Methods: Data from Taiwan’s National Health Research Database and the HIV/AIDS registry of Taiwan CDC were matched to identify HIVpositive cases from January 2001 to December 2016 who subsequently were diagnosed with cancer. These cases were then compared to general population controls in a 20 to 1 controls to cases ratio. The Incidence Density (ID) and Standardized Incidence Ratio (SIR) were calculated for each cancer.

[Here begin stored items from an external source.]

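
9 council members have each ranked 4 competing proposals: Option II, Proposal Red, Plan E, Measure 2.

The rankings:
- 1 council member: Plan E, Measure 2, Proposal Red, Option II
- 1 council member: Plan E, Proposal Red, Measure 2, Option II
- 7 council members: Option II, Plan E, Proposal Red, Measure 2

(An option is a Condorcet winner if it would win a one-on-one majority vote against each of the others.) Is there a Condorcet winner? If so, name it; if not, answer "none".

Check each pair by majority over 9 ballots:
Option II–Proposal Red: Option II 7–2.
Option II vs Plan E: Option II is ranked higher on 7 ballots, Plan E on 2. Option II wins 7–2.
Option II vs Measure 2: Option II is ranked higher on 7 ballots, Measure 2 on 2. Option II wins 7–2.
Proposal Red–Plan E: Plan E 9–0.
Proposal Red vs Measure 2: 8 to 1, Proposal Red.
Plan E vs Measure 2: 1+1+7 = 9 for Plan E, 0 for Measure 2 — Plan E by 9–0.
Option II defeats every rival head-to-head and is the Condorcet winner.

Option II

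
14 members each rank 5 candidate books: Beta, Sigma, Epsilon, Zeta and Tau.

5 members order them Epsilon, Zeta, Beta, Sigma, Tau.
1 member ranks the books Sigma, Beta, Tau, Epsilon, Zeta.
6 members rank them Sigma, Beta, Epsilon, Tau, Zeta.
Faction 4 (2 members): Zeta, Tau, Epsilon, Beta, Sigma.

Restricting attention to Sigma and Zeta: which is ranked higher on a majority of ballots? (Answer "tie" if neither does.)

tie

Ballots ranking Sigma above Zeta: 1 + 6 = 7.
Ballots ranking Zeta above Sigma: 14 − 7 = 7.
7–7: the pair ties.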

Results: A total of 1,960 PLWHA with cancer were identified in this study period. For the AIDS-defining cancers, the highest ID per 100,000 person-years was for non-Hodgkin’s lymphoma in males (ID=216.17) and cervical cancer in females (ID=480.24). The highest SIR was for Kaposi’s sarcoma in males (SIR=252.29, 95%CI=224.49-284.23) and in females (SIR=166.67, 95%CI=53.71-338.94). For the non-AIDS defining cancers, the highest ID per 100,000 person-years was for liver and intrahepatic duct cancer (ID=96.75) in males and bronchus and lung cancer in females (ID=102.55). The highest SIR was for cancer of the anus or anal canal in males (SIR=46.02, 95%CI=36.55-57.2) and in females (SIR=18.75, 95%CI=3.77-54.78). Survival analysis showed that survival was worse in men without HAART and with cancer than in men with HAART and cancer.

Conclusion: PLWHA are at an increased risk of ADCs and NADCs and HAART improves survival. PLWHA should therefore be screened regularly and aggressively for early cancer detection and treatment.